The backflip example does not strike me as very complex, but the crucial difference and the answer to your question is that training procedures do not teach a robot to do every kind of backflip, just a subset. This is important because when we reverse it, we want non-manipulation to cover the entire set of manipulations. I think it’s probably feasible to have AI not manipulate us using one particular type of manipulation.
On a separate note, could you clarify what you mean by “anti-natural”? I’ll keep in mind your previous caveat that it’s not definitive.
It feels to me like this argument is jumping ahead to the point that the agent’s goal is to do whatever the principle wants. If we already have that, then we don’t need corrigibility. The hard question is how to avoid manipulation despite the agent having some amount of misalignment, because we’ve initially pointed at what we want imperfectly.
I agree that it’s possible we could point at avoiding manipulation perfectly despite misalignment in other areas, but it’s unclear how an agent trades off against that. Doing something that we clearly don’t want, like manipulation, could still be positive EV if it allows for the generation of high future value.
None of that is wrong, but it misses the main issue with corrigibility, which is that the approximation resists further refinement. That’s why for it to work, the correct utility function would need to start in the ensemble.
Great questions!
When I say straightforwardly, I mean when using end states that only include the information available at the time. If we define the end state to also include the history that lead to it, then there exists a set of preferences over them that ranks all end states with histories that include manipulation below the ones that don’t. The issue, of course, is that we don’t know how to specify all the types of manipulation that a superintelligent AI could conceive of.
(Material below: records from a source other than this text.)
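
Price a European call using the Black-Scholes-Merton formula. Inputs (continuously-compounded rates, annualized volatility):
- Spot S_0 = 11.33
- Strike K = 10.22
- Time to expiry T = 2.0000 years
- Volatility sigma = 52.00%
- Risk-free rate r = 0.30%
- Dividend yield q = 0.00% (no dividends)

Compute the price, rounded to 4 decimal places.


d1 = (ln(S/K) + (r - q + 0.5*sigma^2) * T) / (sigma * sqrt(T)) = 0.51606215
d2 = d1 - sigma * sqrt(T) = -0.21932890
exp(-rT) = 0.99401796; exp(-qT) = 1.00000000
C = S_0 * exp(-qT) * N(d1) - K * exp(-rT) * N(d2)
N(d1) = 0.69709450; N(d2) = 0.41319693
C = 11.3300 * 1.00000000 * 0.69709450 - 10.2200 * 0.99401796 * 0.41319693 = 3.7005

Answer: Price = 3.7005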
The gridworld example is a great demonstration of this, because while we can’t reflect the preferences as a ranking of just the end states, the environment is simple enough that you can specify all the paths you don’t want to take to them. I don’t think it really matters whether you call that “anti-naturality that can be overcome with brute force in a simple environment” or just “not anti-naturality”.
I was using the list of desiderate in Section 2 of the paper, which are slightly more minimal.
However, it seems clear to me that an AI manipulating it’s programmers falls under safe exploration, since the impact of doing so would be drastic and permanent. If we have an AI that is corrigible in the sense that it is indifferent to having its goals changed, then a preference to avoid manipulation is not anti-natural.
I agree that goals as pointers could have some advantages, but I don’t see how it addresses corrigibility concerns. The system optimizing for whatever is being pointed at would still have incentives to manipulate which objective is being pointed at. It seems like you need an extra piece to make the optimizer indifferent to having it’s goal switched.
I agree that in theory uncertainty about the goal is helpful. However, the true main goal has to be under consideration, otherwise resisting modification to add it is beneficial for all goals that are. How to ensure the true goal is included seems like a very difficult open problem.
Hi Max,
I just published the post I mentioned here, which is about half-related to your post. The main thrust of it is that only the resistance to being modified is anti-natural, and that aspect can be targeted directly.
Yes, if predictors can influence the world in addition to making a prediction, they can go make their predictions more accurate. The nice thing about working with predictive models is that by default the only action they can take is making predictions.
AI safety via market making, which Evan linked in another comment, touches on the analogy where agents are making predictions but can also influence the outcome. You might be interested in reading through it.